The researchers will test the products in classrooms at 120 schools in 40 districts, said Mark Dynarski, the project director at Mathematica.
He said the researchers were still collecting names of interested school districts and planned to have a final lineup by the end of the current school year.
Teachers who volunteer to use the interventions will be assigned specific products and then receive training over the summer. Some teachers will be asked instead to teach in their usual manner without the products or any training and serve as a control group. Up to 7,000 students will be randomly assigned to the classrooms using, or not using, the products during the 2004- 05 school year.
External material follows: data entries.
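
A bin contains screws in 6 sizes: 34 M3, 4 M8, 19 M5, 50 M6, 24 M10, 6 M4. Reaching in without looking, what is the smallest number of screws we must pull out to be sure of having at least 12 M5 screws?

To avoid M5 screws as long as possible, exhaust the other 5 sizes first.
The worst case draws every non-M5 screw first: 34 + 4 + 50 + 24 + 6 = 118.
The next 12 draws are then forced to be M5, giving 118 + 12 = 130.

130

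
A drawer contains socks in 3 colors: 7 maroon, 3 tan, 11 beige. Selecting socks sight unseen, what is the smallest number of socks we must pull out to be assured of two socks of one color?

4

Treat the 3 colors as pigeonholes.
The worst case takes 1 sock of each color without reaching 2 of any: 3 × 1 = 3.
The next sock must bring some color to 2, so 3 + 1 = 4.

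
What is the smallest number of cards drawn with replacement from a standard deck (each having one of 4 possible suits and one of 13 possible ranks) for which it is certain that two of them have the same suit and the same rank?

There are 4 × 13 = 52 (suit, rank) combinations acting as pigeonholes.
With 52 cards drawn with replacement from a standard deck we could place one in each, avoiding any repeat.
One more forces some (suit, rank) pair to hold 2, so 52 + 1 = 53.

53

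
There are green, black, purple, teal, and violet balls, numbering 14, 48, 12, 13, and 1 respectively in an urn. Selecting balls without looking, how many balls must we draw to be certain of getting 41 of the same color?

In the worst case we take at most 40 of each color, but all 14 green, all 12 purple, all 13 teal, and all 1 violet (fewer than 40), giving 14 + 40 + 12 + 13 + 1 = 80.
One more ball then forces some color to 41, so 80 + 1 = 81.

81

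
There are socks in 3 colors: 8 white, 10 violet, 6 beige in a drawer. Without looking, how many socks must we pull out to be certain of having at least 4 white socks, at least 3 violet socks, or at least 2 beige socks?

7

Each of the 3 colors has its own threshold; avoid all of them simultaneously.
The worst case stops just short of every target: 3 white, 2 violet, 1 beige — 3 + 2 + 1 = 6 socks.
One more sock must push some color to its target, so 6 + 1 = 7.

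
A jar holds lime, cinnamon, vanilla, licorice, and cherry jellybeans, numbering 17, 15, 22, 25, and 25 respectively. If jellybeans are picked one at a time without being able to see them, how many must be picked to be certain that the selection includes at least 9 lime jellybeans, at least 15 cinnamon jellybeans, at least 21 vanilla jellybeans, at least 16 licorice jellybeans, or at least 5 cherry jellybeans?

The worst case stops just short of every target: 8 lime, 14 cinnamon, 20 vanilla, 15 licorice, 4 cherry — 8 + 14 + 20 + 15 + 4 = 61 jellybeans.
One more jellybean must push some flavor to its target, so 61 + 1 = 62.

62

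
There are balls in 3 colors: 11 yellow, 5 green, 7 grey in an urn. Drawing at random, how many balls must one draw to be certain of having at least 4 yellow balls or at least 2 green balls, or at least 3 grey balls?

The worst case stops just short of every target: 3 yellow, 1 green, 2 grey — 3 + 1 + 2 = 6 balls.
One more ball must push some color to its target, so 6 + 1 = 7.

7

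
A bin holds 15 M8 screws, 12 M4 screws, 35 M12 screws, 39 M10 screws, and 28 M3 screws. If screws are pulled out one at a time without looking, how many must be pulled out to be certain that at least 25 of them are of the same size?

100

In the worst case we take at most 24 of each size, but all 15 M8 and all 12 M4 (fewer than 24), giving 15 + 12 + 24 + 24 + 24 = 99.
One more screw then forces some size to 25, so 99 + 1 = 100.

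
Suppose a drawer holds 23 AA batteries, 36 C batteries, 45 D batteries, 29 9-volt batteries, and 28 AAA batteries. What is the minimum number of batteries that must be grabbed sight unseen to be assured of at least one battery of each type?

139

The hardest type to obtain is AA: we could draw every other battery first — 161 − 23 = 138 batteries — without a single AA one.
The next draw must be AA, so 138 + 1 = 139.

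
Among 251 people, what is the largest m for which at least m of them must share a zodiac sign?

There are 12 zodiac signs, which serve as the pigeonholes.
If each of the 12 zodiac signs held at most 20, the total would be at most 12 × 20 = 240 < 251, a contradiction.
So at least one holds ⌈251/12⌉ = 21.

21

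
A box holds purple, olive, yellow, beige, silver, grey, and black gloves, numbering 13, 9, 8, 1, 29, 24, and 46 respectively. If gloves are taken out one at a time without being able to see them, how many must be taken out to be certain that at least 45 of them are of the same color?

129

In the worst case we take at most 44 of each color, but all 13 purple, all 9 olive, all 8 yellow, all 1 beige, all 29 silver, and all 24 grey (fewer than 44), giving 13 + 9 + 8 + 1 + 29 + 24 + 44 = 128.
One more glove then forces some color to 45, so 128 + 1 = 129.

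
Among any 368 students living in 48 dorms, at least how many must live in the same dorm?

If each of the 48 dorms held at most 7, the total would be at most 48 × 7 = 336 < 368, a contradiction.
So at least one holds ⌈368/48⌉ = 8.

8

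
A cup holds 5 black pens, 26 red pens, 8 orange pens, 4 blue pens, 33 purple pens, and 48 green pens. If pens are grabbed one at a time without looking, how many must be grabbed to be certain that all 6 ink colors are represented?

The hardest ink color to obtain is blue: we could draw every other pen first — 124 − 4 = 120 pens — without a single blue one.
The next draw must be blue, so 120 + 1 = 121.

121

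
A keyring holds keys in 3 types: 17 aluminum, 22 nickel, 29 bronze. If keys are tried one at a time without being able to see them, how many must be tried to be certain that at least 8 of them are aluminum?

59

The worst case draws every non-aluminum key first: 22 + 29 = 51.
The next 8 draws are then forced to be aluminum, giving 51 + 8 = 59.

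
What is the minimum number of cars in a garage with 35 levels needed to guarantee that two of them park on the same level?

36

There are 35 levels acting as pigeonholes.
With 35 cars we could place one in each, avoiding any repeat.
One more forces some class to hold 2, so 35 + 1 = 36.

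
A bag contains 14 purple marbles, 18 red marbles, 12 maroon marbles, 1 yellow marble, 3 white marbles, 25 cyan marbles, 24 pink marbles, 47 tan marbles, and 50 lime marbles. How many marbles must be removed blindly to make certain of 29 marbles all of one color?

In the worst case we take at most 28 of each color, but all 14 purple, all 18 red, all 12 maroon, all 1 yellow, all 3 white, all 25 cyan, and all 24 pink (fewer than 28), giving 14 + 18 + 12 + 1 + 3 + 25 + 24 + 28 + 28 = 153.
One more marble then forces some color to 29, so 153 + 1 = 154.

154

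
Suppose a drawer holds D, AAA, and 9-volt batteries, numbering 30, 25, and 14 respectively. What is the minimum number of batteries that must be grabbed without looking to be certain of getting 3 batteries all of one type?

7

The worst case takes 2 batteries of each type without reaching 3 of any: 3 × 2 = 6.
The next battery must bring some type to 3, so 6 + 1 = 7.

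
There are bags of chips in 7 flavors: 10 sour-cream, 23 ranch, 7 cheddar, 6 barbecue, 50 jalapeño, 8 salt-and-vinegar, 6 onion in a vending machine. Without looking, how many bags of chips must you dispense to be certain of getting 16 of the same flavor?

68

In the worst case we take at most 15 of each flavor, but all 10 sour-cream, all 7 cheddar, all 6 barbecue, all 8 salt-and-vinegar, and all 6 onion (fewer than 15), giving 10 + 15 + 7 + 6 + 15 + 8 + 6 = 67.
One more bag of chips then forces some flavor to 16, so 67 + 1 = 68.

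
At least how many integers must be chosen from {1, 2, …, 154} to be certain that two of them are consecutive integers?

78

Partition {1, …, 154} into 77 pairs: {1,2}, {3,4}, …, {153,154}.
Choosing 77 integers — say the 77 even numbers 2, 4, …, 154 — takes one from each pair and avoids the property.
Choosing 78 forces two into the same pair by pigeonhole, and those are consecutive. So 78.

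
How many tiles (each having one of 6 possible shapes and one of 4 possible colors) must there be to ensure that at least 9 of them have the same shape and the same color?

193

There are 6 × 4 = 24 (shape, color) combinations acting as pigeonholes.
With 24 × 8 = 192 tiles we could place exactly 8 in each, with no (shape, color) pair reaching 9.
One more forces some (shape, color) pair to hold 9, so 192 + 1 = 193.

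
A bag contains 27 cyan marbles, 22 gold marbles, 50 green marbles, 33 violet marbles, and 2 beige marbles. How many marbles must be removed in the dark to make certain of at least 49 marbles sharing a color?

133

Treat the 5 colors as pigeonholes.
In the worst case we take at most 48 of each color, but all 27 cyan, all 22 gold, all 33 violet, and all 2 beige (fewer than 48), giving 27 + 22 + 48 + 33 + 2 = 132.
One more marble then forces some color to 49, so 132 + 1 = 133.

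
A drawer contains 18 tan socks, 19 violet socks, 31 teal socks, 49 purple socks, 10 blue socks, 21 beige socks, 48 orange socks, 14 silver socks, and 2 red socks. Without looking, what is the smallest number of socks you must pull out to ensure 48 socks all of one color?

210

Treat the 9 colors as pigeonholes.
In the worst case we take at most 47 of each color, but all 18 tan, all 19 violet, all 31 teal, all 10 blue, all 21 beige, all 14 silver, and all 2 red (fewer than 47), giving 18 + 19 + 31 + 47 + 10 + 21 + 47 + 14 + 2 = 209.
One more sock then forces some color to 48, so 209 + 1 = 210.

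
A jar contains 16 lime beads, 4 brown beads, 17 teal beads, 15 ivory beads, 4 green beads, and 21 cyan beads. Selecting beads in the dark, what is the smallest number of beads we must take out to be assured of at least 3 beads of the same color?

Treat the 6 colors as pigeonholes.
The worst case takes 2 beads of each color without reaching 3 of any: 6 × 2 = 12.
The next bead must bring some color to 3, so 12 + 1 = 13.

13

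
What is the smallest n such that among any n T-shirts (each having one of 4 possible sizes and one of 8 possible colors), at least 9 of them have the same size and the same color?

There are 4 × 8 = 32 (size, color) combinations acting as pigeonholes.
With 32 × 8 = 256 T-shirts we could place exactly 8 in each, with no (size, color) pair reaching 9.
One more forces some (size, color) pair to hold 9, so 256 + 1 = 257.

257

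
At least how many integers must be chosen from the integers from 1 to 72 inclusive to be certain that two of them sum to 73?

Partition {1, …, 72} into 36 pairs: {1,72}, {2,71}, …, {36,37}.
Choosing 36 integers — say the integers 1 through 36 — takes one from each pair and avoids the property.
Choosing 37 forces two into the same pair by pigeonhole, and those sum to 73. So 37.

37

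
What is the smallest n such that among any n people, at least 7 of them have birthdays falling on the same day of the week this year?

43

There are 7 days of the week acting as pigeonholes.
With 7 × 6 = 42 people we could place exactly 6 in each, with no class reaching 7.
One more forces some class to hold 7, so 42 + 1 = 43.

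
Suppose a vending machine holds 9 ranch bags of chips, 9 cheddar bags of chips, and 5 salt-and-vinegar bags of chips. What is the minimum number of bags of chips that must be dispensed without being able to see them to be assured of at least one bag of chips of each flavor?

19

The hardest flavor to obtain is salt-and-vinegar: we could draw every other bag of chips first — 23 − 5 = 18 bags of chips — without a single salt-and-vinegar one.
The next draw must be salt-and-vinegar, so 18 + 1 = 19.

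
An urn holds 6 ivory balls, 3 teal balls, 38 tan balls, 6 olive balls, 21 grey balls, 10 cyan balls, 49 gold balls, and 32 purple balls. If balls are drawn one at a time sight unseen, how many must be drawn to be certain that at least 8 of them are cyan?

The worst case draws every non-cyan ball first: 6 + 3 + 38 + 6 + 21 + 49 + 32 = 155.
The next 8 draws are then forced to be cyan, giving 155 + 8 = 163.

163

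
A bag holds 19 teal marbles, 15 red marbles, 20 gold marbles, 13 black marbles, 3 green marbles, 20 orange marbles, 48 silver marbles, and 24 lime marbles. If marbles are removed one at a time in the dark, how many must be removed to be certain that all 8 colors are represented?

The hardest color to obtain is green: we could draw every other marble first — 162 − 3 = 159 marbles — without a single green one.
The next draw must be green, so 159 + 1 = 160.

160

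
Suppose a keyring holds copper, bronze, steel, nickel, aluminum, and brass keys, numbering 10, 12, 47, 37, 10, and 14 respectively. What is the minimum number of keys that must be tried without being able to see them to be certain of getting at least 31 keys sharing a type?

107

In the worst case we take at most 30 of each type, but all 10 copper, all 12 bronze, all 10 aluminum, and all 14 brass (fewer than 30), giving 10 + 12 + 30 + 30 + 10 + 14 = 106.
One more key then forces some type to 31, so 106 + 1 = 107.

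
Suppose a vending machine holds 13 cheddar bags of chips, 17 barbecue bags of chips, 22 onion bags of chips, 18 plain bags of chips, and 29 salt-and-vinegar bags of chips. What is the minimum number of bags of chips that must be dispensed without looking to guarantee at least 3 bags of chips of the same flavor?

The worst case takes 2 bags of chips of each flavor without reaching 3 of any: 5 × 2 = 10.
The next bag of chips must bring some flavor to 3, so 10 + 1 = 11.

11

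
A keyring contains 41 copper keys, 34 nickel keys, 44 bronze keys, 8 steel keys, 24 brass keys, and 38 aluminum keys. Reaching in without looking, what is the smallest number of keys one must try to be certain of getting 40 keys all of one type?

In the worst case we take at most 39 of each type, but all 34 nickel, all 8 steel, all 24 brass, and all 38 aluminum (fewer than 39), giving 39 + 34 + 39 + 8 + 24 + 38 = 182.
One more key then forces some type to 40, so 182 + 1 = 183.

183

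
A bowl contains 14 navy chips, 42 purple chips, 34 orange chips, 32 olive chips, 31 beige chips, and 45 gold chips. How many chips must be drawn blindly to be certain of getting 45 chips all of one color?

Treat the 6 colors as pigeonholes.
In the worst case we take at most 44 of each color, but all 14 navy, all 42 purple, all 34 orange, all 32 olive, and all 31 beige (fewer than 44), giving 14 + 42 + 34 + 32 + 31 + 44 = 197.
One more chip then forces some color to 45, so 197 + 1 = 198.

198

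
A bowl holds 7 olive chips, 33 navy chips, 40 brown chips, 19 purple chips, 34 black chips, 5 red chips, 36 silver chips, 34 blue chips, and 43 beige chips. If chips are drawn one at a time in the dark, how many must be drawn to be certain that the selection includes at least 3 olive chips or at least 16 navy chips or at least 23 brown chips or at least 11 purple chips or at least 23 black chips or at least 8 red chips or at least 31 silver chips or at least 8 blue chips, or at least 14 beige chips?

Each of the 9 colors has its own threshold; avoid all of them simultaneously.
The worst case stops just short of every target: 2 olive, 15 navy, 22 brown, 10 purple, 22 black, all 5 red, 30 silver, 7 blue, 13 beige — 2 + 15 + 22 + 10 + 22 + 5 + 30 + 7 + 13 = 126 chips.
One more chip must push some color to its target, so 126 + 1 = 127.

127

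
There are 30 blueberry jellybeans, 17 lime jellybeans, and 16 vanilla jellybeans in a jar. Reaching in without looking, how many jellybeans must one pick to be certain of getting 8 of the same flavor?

Treat the 3 flavors as pigeonholes.
The worst case takes 7 jellybeans of each flavor without reaching 8 of any: 3 × 7 = 21.
The next jellybean must bring some flavor to 8, so 21 + 1 = 22.

22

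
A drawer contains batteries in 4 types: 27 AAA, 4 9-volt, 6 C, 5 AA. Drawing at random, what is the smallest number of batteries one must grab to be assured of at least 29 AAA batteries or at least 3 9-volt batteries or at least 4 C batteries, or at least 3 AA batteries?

35

The worst case stops just short of every target: all 27 AAA, 2 9-volt, 3 C, 2 AA — 27 + 2 + 3 + 2 = 34 batteries.
One more battery must push some type to its target, so 34 + 1 = 35.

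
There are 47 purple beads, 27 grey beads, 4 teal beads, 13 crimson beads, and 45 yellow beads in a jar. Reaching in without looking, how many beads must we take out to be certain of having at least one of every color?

The hardest color to obtain is teal: we could draw every other bead first — 136 − 4 = 132 beads — without a single teal one.
The next draw must be teal, so 132 + 1 = 133.

133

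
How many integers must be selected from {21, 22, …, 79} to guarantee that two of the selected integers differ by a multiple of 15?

16

Group the integers by remainder mod 15; there are 15 residue classes, each nonempty in this range.
Choosing one from each class (15 integers) avoids any shared remainder.
One more choice must repeat a class, so two differ by a multiple of 15. Hence 15 + 1 = 16.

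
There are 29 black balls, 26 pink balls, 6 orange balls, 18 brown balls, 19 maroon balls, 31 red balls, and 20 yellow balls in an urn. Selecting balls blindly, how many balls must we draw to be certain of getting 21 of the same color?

In the worst case we take at most 20 of each color, but all 6 orange, all 18 brown, and all 19 maroon (fewer than 20), giving 20 + 20 + 6 + 18 + 19 + 20 + 20 = 123.
One more ball then forces some color to 21, so 123 + 1 = 124.

124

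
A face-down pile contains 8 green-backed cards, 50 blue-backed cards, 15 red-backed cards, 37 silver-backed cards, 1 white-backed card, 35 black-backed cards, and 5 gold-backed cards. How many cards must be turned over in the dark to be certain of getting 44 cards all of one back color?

In the worst case we take at most 43 of each back color, but all 8 green-backed, all 15 red-backed, all 37 silver-backed, all 1 white-backed, all 35 black-backed, and all 5 gold-backed (fewer than 43), giving 8 + 43 + 15 + 37 + 1 + 35 + 5 = 144.
One more card then forces some back color to 44, so 144 + 1 = 145.

145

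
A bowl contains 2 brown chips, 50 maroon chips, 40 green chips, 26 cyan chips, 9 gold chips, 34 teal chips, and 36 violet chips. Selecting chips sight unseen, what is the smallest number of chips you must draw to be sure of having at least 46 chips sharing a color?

In the worst case we take at most 45 of each color, but all 2 brown, all 40 green, all 26 cyan, all 9 gold, all 34 teal, and all 36 violet (fewer than 45), giving 2 + 45 + 40 + 26 + 9 + 34 + 36 = 192.
One more chip then forces some color to 46, so 192 + 1 = 193.

193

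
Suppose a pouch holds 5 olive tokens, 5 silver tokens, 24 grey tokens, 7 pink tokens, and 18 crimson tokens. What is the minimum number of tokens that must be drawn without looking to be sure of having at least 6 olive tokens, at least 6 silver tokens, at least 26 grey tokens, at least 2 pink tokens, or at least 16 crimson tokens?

Each of the 5 colors has its own threshold; avoid all of them simultaneously.
The worst case stops just short of every target: 5 olive, 5 silver, all 24 grey, 1 pink, 15 crimson — 5 + 5 + 24 + 1 + 15 = 50 tokens.
One more token must push some color to its target, so 50 + 1 = 51.

51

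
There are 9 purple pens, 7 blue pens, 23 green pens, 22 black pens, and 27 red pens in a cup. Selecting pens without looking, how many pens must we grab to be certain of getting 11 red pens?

72

To avoid red pens as long as possible, exhaust the other 4 ink colors first.
The worst case draws every non-red pen first: 9 + 7 + 23 + 22 = 61.
The next 11 draws are then forced to be red, giving 61 + 11 = 72.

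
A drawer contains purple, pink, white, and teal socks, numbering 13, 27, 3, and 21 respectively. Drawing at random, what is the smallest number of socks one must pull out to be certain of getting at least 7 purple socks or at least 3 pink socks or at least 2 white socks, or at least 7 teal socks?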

The report on the study will be due in 2006.
‘Prior Evidence’
Products that were chosen all had some “prior evidence” of effectiveness in raising student achievement, Ms. Pendleton said.
“We wanted to include technologies that had some reasonable expectation in finding positive outcomes,” she said.
Some of the 12 vendors whose products were selected might still drop out, depending on the course of negotiations about the terms of participation, said Mr. Dynarski, a senior fellow at Mathematica.
Michael L. Kamil, a professor at Stanford University and an expert in the use of technology in reading instruction, is an adviser to the study. He said it would help address a huge gap in knowledge about what technology works in that subject.
Mr. Kamil noted that the study would address only products that “do specific instruction,” but not tools such as the Internet that “facilitate instruction.”
“Things that do specific instruction are the ones that are easier to study—though still difficult,” he said.